The unit then swept the area for evidence and rounded up 22 detainees in a single operation, he said. Of those, three were ultimately held. But the midlevel officers had to argue with the decision-makers in Bagram who, following policy, did not want too much of an American fingerprint on the detention process.

“From a COIN (counterinsurgency) perspective, it makes sense. We have to get Afghans to take care of their own needs. Part of that is holding them responsible for what happens in their area,” said King, a single father of two from Lacey, Wash. “We spent 10 days diving through hoops before we finally found a solution to get these guys into custody, where we had reason to believe they would stay in custody.”

The officer involved in the detentions put it this way: “It’s very, very difficult, very frustrating, when you have a disconnect between the people who make the rules that you have to abide by and the reality on the ground — and criticism in the States as to the way things are done.”

King said that forces working under such constraints often feel helpless to change anything. In Afghanistan, soldiers are offering all carrot and no stick, while rampant corruption severely hampers real progress, he said.

“We have money to give them projects, but nothing to hold them accountable,” King said. “We can’t take prisoners of war. We have no way to hold them accountable when the government won’t.”

Last month, two chaplains on this U.S. base in Wardak spoke out in The (London) Times about the growing disillusionment of troops who’d lost their understanding of what they were supposed to be accomplishing in Afghanistan.

Capt. Jeff Masengale, chaplain for the 10th Mountain’s 2nd Battalion, 87th Infantry Regiment, said he then spoke to Haight, the brigade commander, and told him the troops were hungry for more communication from their leadership.

In the Oct. 12 e-mail message, Haight says, “We knew that the summer months would bring increased enemy activity.

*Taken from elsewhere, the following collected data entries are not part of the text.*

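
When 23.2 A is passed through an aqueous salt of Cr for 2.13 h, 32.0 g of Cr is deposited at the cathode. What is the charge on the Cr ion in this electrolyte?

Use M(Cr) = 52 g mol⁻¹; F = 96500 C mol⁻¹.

+3

Q = I·t = 23.20 A × 7668.0 s = 177900 C, so n(e⁻) = 177900/96500 = 1.843 mol.
n(Cr) deposited = 32.0 / 52 = 0.6154 mol.
Electrons per atom = n(e⁻)/n(Cr) = 1.843 / 0.6154 = 3.00 ≈ 3, so the ion is Cr³⁺.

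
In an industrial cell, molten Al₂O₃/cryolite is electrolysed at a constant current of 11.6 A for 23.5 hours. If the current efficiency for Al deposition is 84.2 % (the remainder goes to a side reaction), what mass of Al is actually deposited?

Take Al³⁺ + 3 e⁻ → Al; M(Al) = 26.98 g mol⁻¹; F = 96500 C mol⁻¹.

Q = I·t = 11.60 × 84600 = 981400 C.
n(e⁻) = 981400/96500 = 10.17 mol; theoretically n(Al) = 10.17/3 = 3.390 mol, m_theo = 91.46 g.
At 84.2 % efficiency, m_actual = 0.842 × 91.46 = 77.0 g.

77.0 g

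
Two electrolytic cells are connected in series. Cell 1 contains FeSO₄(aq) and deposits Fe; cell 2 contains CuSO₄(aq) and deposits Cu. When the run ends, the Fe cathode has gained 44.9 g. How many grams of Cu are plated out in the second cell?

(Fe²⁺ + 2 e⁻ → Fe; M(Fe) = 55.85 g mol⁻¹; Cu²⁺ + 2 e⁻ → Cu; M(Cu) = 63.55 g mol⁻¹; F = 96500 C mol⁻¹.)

51.1 g

n(Fe) = 44.9 / 55.85 = 0.8039 mol.
Since Fe²⁺ + 2 e⁻ → Fe, n(e⁻) passed = 2 × 0.8039 = 1.608 mol.
Cells in series carry the same charge, so the same 1.608 mol of electrons passes through cell 2.
Cu²⁺ + 2 e⁻ → Cu, so n(Cu) = 1.608 / 2 = 0.8039 mol.
m(Cu) = 0.8039 × 63.55 = 51.1 g.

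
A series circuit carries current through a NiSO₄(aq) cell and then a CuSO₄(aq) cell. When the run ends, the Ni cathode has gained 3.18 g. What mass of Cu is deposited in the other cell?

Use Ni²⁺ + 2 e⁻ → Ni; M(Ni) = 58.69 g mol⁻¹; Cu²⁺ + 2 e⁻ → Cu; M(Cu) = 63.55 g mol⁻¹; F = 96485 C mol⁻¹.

n(Ni) = 3.18 / 58.69 = 0.05418 mol.
Since Ni²⁺ + 2 e⁻ → Ni, n(e⁻) passed = 2 × 0.05418 = 0.1084 mol.
Cells in series carry the same charge, so the same 0.1084 mol of electrons passes through cell 2.
Cu²⁺ + 2 e⁻ → Cu, so n(Cu) = 0.1084 / 2 = 0.05418 mol.
m(Cu) = 0.05418 × 63.55 = 3.44 g.

3.44 g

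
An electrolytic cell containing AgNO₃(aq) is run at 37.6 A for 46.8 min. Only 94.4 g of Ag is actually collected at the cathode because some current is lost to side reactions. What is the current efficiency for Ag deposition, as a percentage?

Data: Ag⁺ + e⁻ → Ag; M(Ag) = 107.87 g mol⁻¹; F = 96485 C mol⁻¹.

Q = I·t = 37.60 × 2808.0 = 105600 C; n(e⁻) = 105600/96485 = 1.094 mol.
Theoretical n(Ag) = n(e⁻)/1 = 1.094 mol, i.e. m_theo = 1.094 × 107.87 = 118.0 g.
Efficiency = m_actual / m_theo = 94.4 / 118.0 = 80.0 %.

80.0 %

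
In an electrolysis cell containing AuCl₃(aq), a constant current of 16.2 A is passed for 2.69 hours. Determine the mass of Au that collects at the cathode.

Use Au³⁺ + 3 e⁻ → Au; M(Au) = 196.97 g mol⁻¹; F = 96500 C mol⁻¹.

107 g

Q = I·t = 16.20 A × 9684.0 s = 156900 C.
n(e⁻) = Q/F = 156900 / 96500 = 1.626 mol.
Au³⁺ + 3 e⁻ → Au, so n(Au) = n(e⁻)/3 = 0.5419 mol.
m = n·M = 0.5419 × 196.97 = 107 g.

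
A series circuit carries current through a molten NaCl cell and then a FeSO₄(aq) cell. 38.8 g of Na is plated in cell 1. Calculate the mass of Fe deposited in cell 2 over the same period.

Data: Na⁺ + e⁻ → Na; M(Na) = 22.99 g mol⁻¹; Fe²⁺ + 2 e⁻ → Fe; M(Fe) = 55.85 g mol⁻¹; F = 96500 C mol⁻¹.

47.1 g

n(Na) = 38.8 / 22.99 = 1.688 mol.
Since Na⁺ + e⁻ → Na, n(e⁻) passed = 1 × 1.688 = 1.688 mol.
Cells in series carry the same charge, so the same 1.688 mol of electrons passes through cell 2.
Fe²⁺ + 2 e⁻ → Fe, so n(Fe) = 1.688 / 2 = 0.8438 mol.
m(Fe) = 0.8438 × 55.85 = 47.1 g.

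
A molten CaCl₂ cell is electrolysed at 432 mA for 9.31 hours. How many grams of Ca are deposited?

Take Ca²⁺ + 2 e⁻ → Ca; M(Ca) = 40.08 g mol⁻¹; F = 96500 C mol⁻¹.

3.01 g

Q = I·t = 0.4320 A × 33516 s = 14480 C.
n(e⁻) = Q/F = 14480 / 96500 = 0.1500 mol.
Ca²⁺ + 2 e⁻ → Ca, so n(Ca) = n(e⁻)/2 = 0.07502 mol.
m = n·M = 0.07502 × 40.08 = 3.01 g.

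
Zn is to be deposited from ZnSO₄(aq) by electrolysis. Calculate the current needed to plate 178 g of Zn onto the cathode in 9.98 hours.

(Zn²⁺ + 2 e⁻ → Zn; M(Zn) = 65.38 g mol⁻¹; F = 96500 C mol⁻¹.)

14.6 A

n(Zn) = 178 / 65.38 = 2.723 mol.
n(e⁻) = 2 × 2.723 = 5.445 mol.
Q = n(e⁻)·F = 5.445 × 96500 = 525500 C.
I = Q/t = 525500 / 35928 s = 14.6 A.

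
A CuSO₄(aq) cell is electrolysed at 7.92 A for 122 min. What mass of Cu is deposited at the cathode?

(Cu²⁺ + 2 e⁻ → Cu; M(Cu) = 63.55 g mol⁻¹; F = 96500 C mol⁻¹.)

Q = I·t = 7.920 A × 7320.0 s = 57970 C.
n(e⁻) = Q/F = 57970 / 96500 = 0.6008 mol.
Cu²⁺ + 2 e⁻ → Cu, so n(Cu) = n(e⁻)/2 = 0.3004 mol.
m = n·M = 0.3004 × 63.55 = 19.1 g.

19.1 g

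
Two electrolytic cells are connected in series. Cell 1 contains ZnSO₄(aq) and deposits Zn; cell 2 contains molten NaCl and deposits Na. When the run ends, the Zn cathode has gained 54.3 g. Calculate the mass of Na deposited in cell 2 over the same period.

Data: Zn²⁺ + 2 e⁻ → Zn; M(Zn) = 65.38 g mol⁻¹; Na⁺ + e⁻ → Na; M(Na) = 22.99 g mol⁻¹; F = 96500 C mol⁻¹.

n(Zn) = 54.3 / 65.38 = 0.8305 mol.
Since Zn²⁺ + 2 e⁻ → Zn, n(e⁻) passed = 2 × 0.8305 = 1.661 mol.
Cells in series carry the same charge, so the same 1.661 mol of electrons passes through cell 2.
Na⁺ + e⁻ → Na, so n(Na) = 1.661 / 1 = 1.661 mol.
m(Na) = 1.661 × 22.99 = 38.2 g.

38.2 g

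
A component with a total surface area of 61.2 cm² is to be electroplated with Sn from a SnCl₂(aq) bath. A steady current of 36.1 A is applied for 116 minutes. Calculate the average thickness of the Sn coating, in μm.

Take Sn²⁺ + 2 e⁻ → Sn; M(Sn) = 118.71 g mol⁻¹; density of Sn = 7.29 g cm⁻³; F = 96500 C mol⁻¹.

Q = I·t = 36.10 × 6960.0 = 251300 C; n(e⁻) = 2.604 mol.
n(Sn) = n(e⁻)/2 = 1.302 mol, so m = 1.302 × 118.71 = 154.5 g.
Volume = m/ρ = 154.5 / 7.29 = 21.20 cm³.
Thickness = V/A = 21.20 / 61.2 = 0.346 cm = 3460 μm.

3460 μm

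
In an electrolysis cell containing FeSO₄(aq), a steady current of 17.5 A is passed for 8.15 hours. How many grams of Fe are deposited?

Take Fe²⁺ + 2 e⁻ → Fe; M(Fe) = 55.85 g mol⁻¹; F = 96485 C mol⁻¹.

149 g

Q = I·t = 17.50 A × 29340 s = 513400 C.
n(e⁻) = Q/F = 513400 / 96485 = 5.322 mol.
Fe²⁺ + 2 e⁻ → Fe, so n(Fe) = n(e⁻)/2 = 2.661 mol.
m = n·M = 2.661 × 55.85 = 149 g.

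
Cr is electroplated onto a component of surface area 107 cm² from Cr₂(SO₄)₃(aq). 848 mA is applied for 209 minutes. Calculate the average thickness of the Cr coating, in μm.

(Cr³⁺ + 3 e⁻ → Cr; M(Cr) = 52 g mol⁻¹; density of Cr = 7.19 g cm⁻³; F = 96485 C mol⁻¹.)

Q = I·t = 0.8480 × 12540 = 10630 C; n(e⁻) = 0.1102 mol.
n(Cr) = n(e⁻)/3 = 0.03674 mol, so m = 0.03674 × 52 = 1.910 g.
Volume = m/ρ = 1.910 / 7.19 = 0.2657 cm³.
Thickness = V/A = 0.2657 / 107 = 0.00248 cm = 24.8 μm.

24.8 μm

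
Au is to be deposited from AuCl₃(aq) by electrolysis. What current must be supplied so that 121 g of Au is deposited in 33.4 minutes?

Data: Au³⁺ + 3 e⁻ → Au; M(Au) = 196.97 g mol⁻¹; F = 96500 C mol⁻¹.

n(Au) = 121 / 196.97 = 0.6143 mol.
n(e⁻) = 3 × 0.6143 = 1.843 mol.
Q = n(e⁻)·F = 1.843 × 96500 = 177800 C.
I = Q/t = 177800 / 2004.0 s = 88.7 A.

88.7 A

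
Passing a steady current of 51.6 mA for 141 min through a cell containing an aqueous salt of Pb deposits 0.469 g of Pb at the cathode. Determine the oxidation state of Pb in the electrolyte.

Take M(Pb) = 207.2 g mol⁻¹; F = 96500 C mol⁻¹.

+2

Q = I·t = 0.05160 A × 8460.0 s = 436.5 C, so n(e⁻) = 436.5/96500 = 0.004524 mol.
n(Pb) deposited = 0.469 / 207.2 = 0.002264 mol.
Electrons per atom = n(e⁻)/n(Pb) = 0.004524 / 0.002264 = 2.00 ≈ 2, so the ion is Pb²⁺.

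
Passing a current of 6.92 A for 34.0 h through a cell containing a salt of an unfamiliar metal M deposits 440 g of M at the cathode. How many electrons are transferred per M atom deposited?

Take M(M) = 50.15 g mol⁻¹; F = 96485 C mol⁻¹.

1

Q = I·t = 6.920 A × 122400 s = 847000 C, so n(e⁻) = 847000/96485 = 8.779 mol.
n(M) deposited = 440 / 50.15 = 8.774 mol.
Electrons per atom = n(e⁻)/n(M) = 8.779 / 8.774 = 1.00 ≈ 1, so the ion is M⁺.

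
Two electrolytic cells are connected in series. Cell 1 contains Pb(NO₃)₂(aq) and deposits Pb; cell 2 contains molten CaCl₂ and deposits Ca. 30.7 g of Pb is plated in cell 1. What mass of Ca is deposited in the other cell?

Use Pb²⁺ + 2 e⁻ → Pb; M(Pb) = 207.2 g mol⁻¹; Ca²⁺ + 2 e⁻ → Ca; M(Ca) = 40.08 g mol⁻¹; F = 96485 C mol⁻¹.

5.94 g

n(Pb) = 30.7 / 207.2 = 0.1482 mol.
Since Pb²⁺ + 2 e⁻ → Pb, n(e⁻) passed = 2 × 0.1482 = 0.2963 mol.
Cells in series carry the same charge, so the same 0.2963 mol of electrons passes through cell 2.
Ca²⁺ + 2 e⁻ → Ca, so n(Ca) = 0.2963 / 2 = 0.1482 mol.
m(Ca) = 0.1482 × 40.08 = 5.94 g.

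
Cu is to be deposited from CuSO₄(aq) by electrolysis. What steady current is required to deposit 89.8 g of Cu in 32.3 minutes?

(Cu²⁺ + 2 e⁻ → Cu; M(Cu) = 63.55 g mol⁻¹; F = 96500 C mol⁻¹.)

141 A

n(Cu) = 89.8 / 63.55 = 1.413 mol.
n(e⁻) = 2 × 1.413 = 2.826 mol.
Q = n(e⁻)·F = 2.826 × 96500 = 272700 C.
I = Q/t = 272700 / 1938.0 s = 141 A.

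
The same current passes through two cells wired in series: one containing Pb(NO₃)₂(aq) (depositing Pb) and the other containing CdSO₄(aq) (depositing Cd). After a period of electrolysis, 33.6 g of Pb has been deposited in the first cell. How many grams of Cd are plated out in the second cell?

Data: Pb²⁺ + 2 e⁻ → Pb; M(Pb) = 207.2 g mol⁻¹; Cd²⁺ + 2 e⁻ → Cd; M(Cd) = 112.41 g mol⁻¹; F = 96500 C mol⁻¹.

18.2 g

n(Pb) = 33.6 / 207.2 = 0.1622 mol.
Since Pb²⁺ + 2 e⁻ → Pb, n(e⁻) passed = 2 × 0.1622 = 0.3243 mol.
Cells in series carry the same charge, so the same 0.3243 mol of electrons passes through cell 2.
Cd²⁺ + 2 e⁻ → Cd, so n(Cd) = 0.3243 / 2 = 0.1622 mol.
m(Cd) = 0.1622 × 112.41 = 18.2 g.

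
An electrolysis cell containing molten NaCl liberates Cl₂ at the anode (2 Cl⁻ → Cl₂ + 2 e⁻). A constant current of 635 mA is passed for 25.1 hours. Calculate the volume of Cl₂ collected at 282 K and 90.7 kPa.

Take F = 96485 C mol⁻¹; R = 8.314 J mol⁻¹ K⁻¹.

7.69 L

Q = I·t = 0.6350 A × 90360 s = 57380 C.
n(e⁻) = Q/F = 57380 / 96485 = 0.5947 mol.
2 electrons are transferred per Cl₂ molecule, so n(Cl₂) = 0.5947 / 2 = 0.2973 mol.
V = nRT/P = (0.2973 × 8.314 × 282) / (90.7 × 10³ Pa) = 0.00769 m³ = 7.69 L.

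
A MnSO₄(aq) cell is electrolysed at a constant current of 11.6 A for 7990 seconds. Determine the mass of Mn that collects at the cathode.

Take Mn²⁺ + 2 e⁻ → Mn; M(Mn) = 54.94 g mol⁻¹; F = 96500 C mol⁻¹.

26.4 g

Q = I·t = 11.60 A × 7990.0 s = 92680 C.
n(e⁻) = Q/F = 92680 / 96500 = 0.9605 mol.
Mn²⁺ + 2 e⁻ → Mn, so n(Mn) = n(e⁻)/2 = 0.4802 mol.
m = n·M = 0.4802 × 54.94 = 26.4 g.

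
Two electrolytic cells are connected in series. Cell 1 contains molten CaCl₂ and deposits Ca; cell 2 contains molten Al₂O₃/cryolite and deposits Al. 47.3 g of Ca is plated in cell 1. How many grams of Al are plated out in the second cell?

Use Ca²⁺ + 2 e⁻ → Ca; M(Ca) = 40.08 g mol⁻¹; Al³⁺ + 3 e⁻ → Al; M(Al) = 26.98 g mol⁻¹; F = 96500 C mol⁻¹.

n(Ca) = 47.3 / 40.08 = 1.180 mol.
Since Ca²⁺ + 2 e⁻ → Ca, n(e⁻) passed = 2 × 1.180 = 2.360 mol.
Cells in series carry the same charge, so the same 2.360 mol of electrons passes through cell 2.
Al³⁺ + 3 e⁻ → Al, so n(Al) = 2.360 / 3 = 0.7868 mol.
m(Al) = 0.7868 × 26.98 = 21.2 g.

21.2 g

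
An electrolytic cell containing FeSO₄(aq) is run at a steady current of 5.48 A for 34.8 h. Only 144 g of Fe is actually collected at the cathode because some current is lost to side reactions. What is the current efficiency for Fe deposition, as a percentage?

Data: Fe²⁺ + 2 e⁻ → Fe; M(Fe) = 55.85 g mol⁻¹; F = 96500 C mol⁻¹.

Q = I·t = 5.480 × 125280 = 686500 C; n(e⁻) = 686500/96500 = 7.114 mol.
Theoretical n(Fe) = n(e⁻)/2 = 3.557 mol, i.e. m_theo = 3.557 × 55.85 = 198.7 g.
Efficiency = m_actual / m_theo = 144 / 198.7 = 72.5 %.

72.5 %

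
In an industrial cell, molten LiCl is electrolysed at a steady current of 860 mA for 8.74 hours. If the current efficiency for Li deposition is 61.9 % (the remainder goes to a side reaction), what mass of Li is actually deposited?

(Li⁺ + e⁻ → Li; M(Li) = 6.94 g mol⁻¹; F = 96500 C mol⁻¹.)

Q = I·t = 0.8600 × 31464 = 27060 C.
n(e⁻) = 27060/96500 = 0.2804 mol; theoretically n(Li) = 0.2804/1 = 0.2804 mol, m_theo = 1.946 g.
At 61.9 % efficiency, m_actual = 0.619 × 1.946 = 1.20 g.

1.20 g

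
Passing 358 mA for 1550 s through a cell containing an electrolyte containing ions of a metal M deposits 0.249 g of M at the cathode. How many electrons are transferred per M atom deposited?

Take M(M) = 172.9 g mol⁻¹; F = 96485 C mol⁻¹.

4

Q = I·t = 0.3580 A × 1550.0 s = 554.9 C, so n(e⁻) = 554.9/96485 = 0.005751 mol.
n(M) deposited = 0.249 / 172.9 = 0.001440 mol.
Electrons per atom = n(e⁻)/n(M) = 0.005751 / 0.001440 = 3.99 ≈ 4, so the ion is M⁴⁺.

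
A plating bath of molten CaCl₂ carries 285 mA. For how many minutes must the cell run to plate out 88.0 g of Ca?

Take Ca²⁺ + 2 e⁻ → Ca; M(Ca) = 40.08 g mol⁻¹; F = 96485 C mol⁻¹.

24800 min

n(Ca) = m/M = 88.0 / 40.08 = 2.196 mol.
Each Ca atom requires 2 electrons, so n(e⁻) = 2 × 2.196 = 4.391 mol.
Q = n(e⁻)·F = 4.391 × 96485 = 423700 C.
t = Q/I = 423700 / 0.2850 A = 1487000 s = 24800 min.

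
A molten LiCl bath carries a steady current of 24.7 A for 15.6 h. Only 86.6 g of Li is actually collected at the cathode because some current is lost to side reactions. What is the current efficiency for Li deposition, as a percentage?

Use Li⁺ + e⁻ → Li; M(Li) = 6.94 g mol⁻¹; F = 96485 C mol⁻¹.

Q = I·t = 24.70 × 56160 = 1387000 C; n(e⁻) = 1387000/96485 = 14.38 mol.
Theoretical n(Li) = n(e⁻)/1 = 14.38 mol, i.e. m_theo = 14.38 × 6.94 = 99.78 g.
Efficiency = m_actual / m_theo = 86.6 / 99.78 = 86.8 %.

86.8 %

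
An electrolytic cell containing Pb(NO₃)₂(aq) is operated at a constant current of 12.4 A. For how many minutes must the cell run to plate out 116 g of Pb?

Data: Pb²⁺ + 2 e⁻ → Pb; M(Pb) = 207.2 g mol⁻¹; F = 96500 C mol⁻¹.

n(Pb) = m/M = 116 / 207.2 = 0.5598 mol.
Each Pb atom requires 2 electrons, so n(e⁻) = 2 × 0.5598 = 1.120 mol.
Q = n(e⁻)·F = 1.120 × 96500 = 108100 C.
t = Q/I = 108100 / 12.40 A = 8714 s = 145 min.

145 min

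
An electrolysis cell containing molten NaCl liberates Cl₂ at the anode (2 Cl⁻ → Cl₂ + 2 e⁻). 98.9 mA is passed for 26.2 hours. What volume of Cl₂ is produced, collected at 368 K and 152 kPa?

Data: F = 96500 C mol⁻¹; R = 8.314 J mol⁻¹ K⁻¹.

0.973 L

Q = I·t = 0.09890 A × 94320 s = 9328 C.
n(e⁻) = Q/F = 9328 / 96500 = 0.09667 mol.
2 electrons are transferred per Cl₂ molecule, so n(Cl₂) = 0.09667 / 2 = 0.04833 mol.
V = nRT/P = (0.04833 × 8.314 × 368) / (152 × 10³ Pa) = 9.73 × 10⁻⁴ m³ = 0.973 L.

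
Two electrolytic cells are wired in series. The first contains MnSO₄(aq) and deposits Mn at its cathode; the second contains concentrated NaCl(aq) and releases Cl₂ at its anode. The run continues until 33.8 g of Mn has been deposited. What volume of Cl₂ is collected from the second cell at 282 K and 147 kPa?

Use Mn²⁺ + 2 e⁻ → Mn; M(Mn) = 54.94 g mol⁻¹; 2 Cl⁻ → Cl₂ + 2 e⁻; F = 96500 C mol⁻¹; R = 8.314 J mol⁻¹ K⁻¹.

n(Mn) = 33.8 / 54.94 = 0.6152 mol, so n(e⁻) = 2 × 0.6152 = 1.230 mol.
The cells are in series, so the same 1.230 mol of electrons passes through the second cell.
2 Cl⁻ → Cl₂ + 2 e⁻ — 2 mol e⁻ per mol Cl₂, so n(Cl₂) = 1.230/2 = 0.6152 mol.
V = nRT/P = (0.6152 × 8.314 × 282) / (147 × 10³) = 0.00981 m³ = 9.81 L.

9.81 L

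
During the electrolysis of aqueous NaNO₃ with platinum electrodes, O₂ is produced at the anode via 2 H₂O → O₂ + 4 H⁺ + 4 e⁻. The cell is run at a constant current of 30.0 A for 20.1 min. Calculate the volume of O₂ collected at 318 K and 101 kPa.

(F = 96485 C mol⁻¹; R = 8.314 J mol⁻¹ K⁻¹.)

Q = I·t = 30.00 A × 1206.0 s = 36180 C.
n(e⁻) = Q/F = 36180 / 96485 = 0.3750 mol.
4 electrons are transferred per O₂ molecule, so n(O₂) = 0.3750 / 4 = 0.09375 mol.
V = nRT/P = (0.09375 × 8.314 × 318) / (101 × 10³ Pa) = 0.00245 m³ = 2.45 L.

2.45 L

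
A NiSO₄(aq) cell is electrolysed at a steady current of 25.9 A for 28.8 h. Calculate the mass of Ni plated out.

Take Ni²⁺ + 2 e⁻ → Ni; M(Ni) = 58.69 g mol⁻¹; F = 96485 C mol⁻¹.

Q = I·t = 25.90 A × 103680 s = 2685000 C.
n(e⁻) = Q/F = 2685000 / 96485 = 27.83 mol.
Ni²⁺ + 2 e⁻ → Ni, so n(Ni) = n(e⁻)/2 = 13.92 mol.
m = n·M = 13.92 × 58.69 = 817 g.

817 g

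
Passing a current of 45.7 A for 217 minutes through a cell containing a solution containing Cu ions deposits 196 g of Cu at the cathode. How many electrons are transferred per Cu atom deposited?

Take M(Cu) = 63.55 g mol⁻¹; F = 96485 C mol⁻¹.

Q = I·t = 45.70 A × 13020 s = 595000 C, so n(e⁻) = 595000/96485 = 6.167 mol.
n(Cu) deposited = 196 / 63.55 = 3.084 mol.
Electrons per atom = n(e⁻)/n(Cu) = 6.167 / 3.084 = 2.00 ≈ 2, so the ion is Cu²⁺.

2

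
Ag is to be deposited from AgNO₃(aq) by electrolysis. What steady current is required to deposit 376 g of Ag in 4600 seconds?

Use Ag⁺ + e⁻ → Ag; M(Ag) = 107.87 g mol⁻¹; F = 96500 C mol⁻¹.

73.1 A

n(Ag) = 376 / 107.87 = 3.486 mol.
n(e⁻) = 1 × 3.486 = 3.486 mol.
Q = n(e⁻)·F = 3.486 × 96500 = 336400 C.
I = Q/t = 336400 / 4600.0 s = 73.1 A.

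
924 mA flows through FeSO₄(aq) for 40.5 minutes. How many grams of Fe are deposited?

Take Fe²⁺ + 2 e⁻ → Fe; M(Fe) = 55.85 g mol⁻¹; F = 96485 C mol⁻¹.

Q = I·t = 0.9240 A × 2430.0 s = 2245 C.
n(e⁻) = Q/F = 2245 / 96485 = 0.02327 mol.
Fe²⁺ + 2 e⁻ → Fe, so n(Fe) = n(e⁻)/2 = 0.01164 mol.
m = n·M = 0.01164 × 55.85 = 0.650 g.

0.650 g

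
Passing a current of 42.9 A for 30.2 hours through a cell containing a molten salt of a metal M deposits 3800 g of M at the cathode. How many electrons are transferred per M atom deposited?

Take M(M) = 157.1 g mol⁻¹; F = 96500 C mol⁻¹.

2

Q = I·t = 42.90 A × 108720 s = 4664000 C, so n(e⁻) = 4664000/96500 = 48.33 mol.
n(M) deposited = 3800 / 157.1 = 24.19 mol.
Electrons per atom = n(e⁻)/n(M) = 48.33 / 24.19 = 2.00 ≈ 2, so the ion is M²⁺.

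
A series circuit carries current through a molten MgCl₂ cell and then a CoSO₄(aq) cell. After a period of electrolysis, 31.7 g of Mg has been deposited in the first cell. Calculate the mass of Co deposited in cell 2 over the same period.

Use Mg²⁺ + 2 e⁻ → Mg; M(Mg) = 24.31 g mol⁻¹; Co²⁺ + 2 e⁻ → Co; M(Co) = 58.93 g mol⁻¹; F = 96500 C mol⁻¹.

n(Mg) = 31.7 / 24.31 = 1.304 mol.
Since Mg²⁺ + 2 e⁻ → Mg, n(e⁻) passed = 2 × 1.304 = 2.608 mol.
Cells in series carry the same charge, so the same 2.608 mol of electrons passes through cell 2.
Co²⁺ + 2 e⁻ → Co, so n(Co) = 2.608 / 2 = 1.304 mol.
m(Co) = 1.304 × 58.93 = 76.8 g.

76.8 g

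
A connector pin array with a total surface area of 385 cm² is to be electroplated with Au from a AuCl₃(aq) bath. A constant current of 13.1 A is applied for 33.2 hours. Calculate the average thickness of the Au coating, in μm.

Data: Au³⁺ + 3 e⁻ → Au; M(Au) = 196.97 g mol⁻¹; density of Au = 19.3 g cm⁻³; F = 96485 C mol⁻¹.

1430 μm

Q = I·t = 13.10 × 119520 = 1566000 C; n(e⁻) = 16.23 mol.
n(Au) = n(e⁻)/3 = 5.409 mol, so m = 5.409 × 196.97 = 1065 g.
Volume = m/ρ = 1065 / 19.3 = 55.20 cm³.
Thickness = V/A = 55.20 / 385 = 0.143 cm = 1430 μm.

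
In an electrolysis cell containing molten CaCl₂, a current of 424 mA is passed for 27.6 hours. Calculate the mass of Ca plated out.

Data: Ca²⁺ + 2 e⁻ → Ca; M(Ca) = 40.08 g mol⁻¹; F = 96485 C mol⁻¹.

Q = I·t = 0.4240 A × 99360 s = 42130 C.
n(e⁻) = Q/F = 42130 / 96485 = 0.4366 mol.
Ca²⁺ + 2 e⁻ → Ca, so n(Ca) = n(e⁻)/2 = 0.2183 mol.
m = n·M = 0.2183 × 40.08 = 8.75 g.

8.75 g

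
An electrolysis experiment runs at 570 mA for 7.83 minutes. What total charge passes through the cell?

268 C

Q = I·t = 0.5700 A × 469.80 s = 268 C.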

Mullah Omar, the Taliban leader headquartered at the Quetta Shura in Pakistan, transmitted that Wardak would be his main effort because it straddled Highway 1 and provided direct access to Kabul. … We knew that developing good governance would be difficult because of the culture of corruption that runs rampant in this society. But we continue to help and supervise local politicians and are seeing evidence that these councils are improving ...”

“Still, from the individual’s foxhole, it is probably difficult to see the bigger picture,” Haight added. Haight included a slide that he said indicated the crushing impact the brigade has had on the enemy and said that while losses were devastating, they were just slightly over half of what was projected by analysis of historical combat trends. Honoring those casualties meant continuing to win on the battlefield, he wrote.

For Masengale, the letter was a source of comfort and encouragement.

“We are here to follow orders, to do a mission, but it is a lot more comforting to know the whole country is behind you,” Masengale said. “Sometimes it’s hard not to feel like a political pawn in a game of life and death.”

nastyleg
10-23-2009, 03:07 AM
I stopped reading it at the budget cuts mentioned....Bob posted as story( http://www.apacheclips.com/boards/showthread.php?t=4504&highlight=budget+cuts ) about Congress moving monies away from troops and moving them to pet projects....I hope they are happy the budget move is costing effectiveness and war fighting capability.......I hope they can sleep comfortable in their taxpayer provided houses furnished with money they stole from the taxpayers. I hope they dont mind seeing red on them because they just cost the lives of soldiers.


Obama's congress now has been without a shadow of doubt killed American troops because of their greed and vice.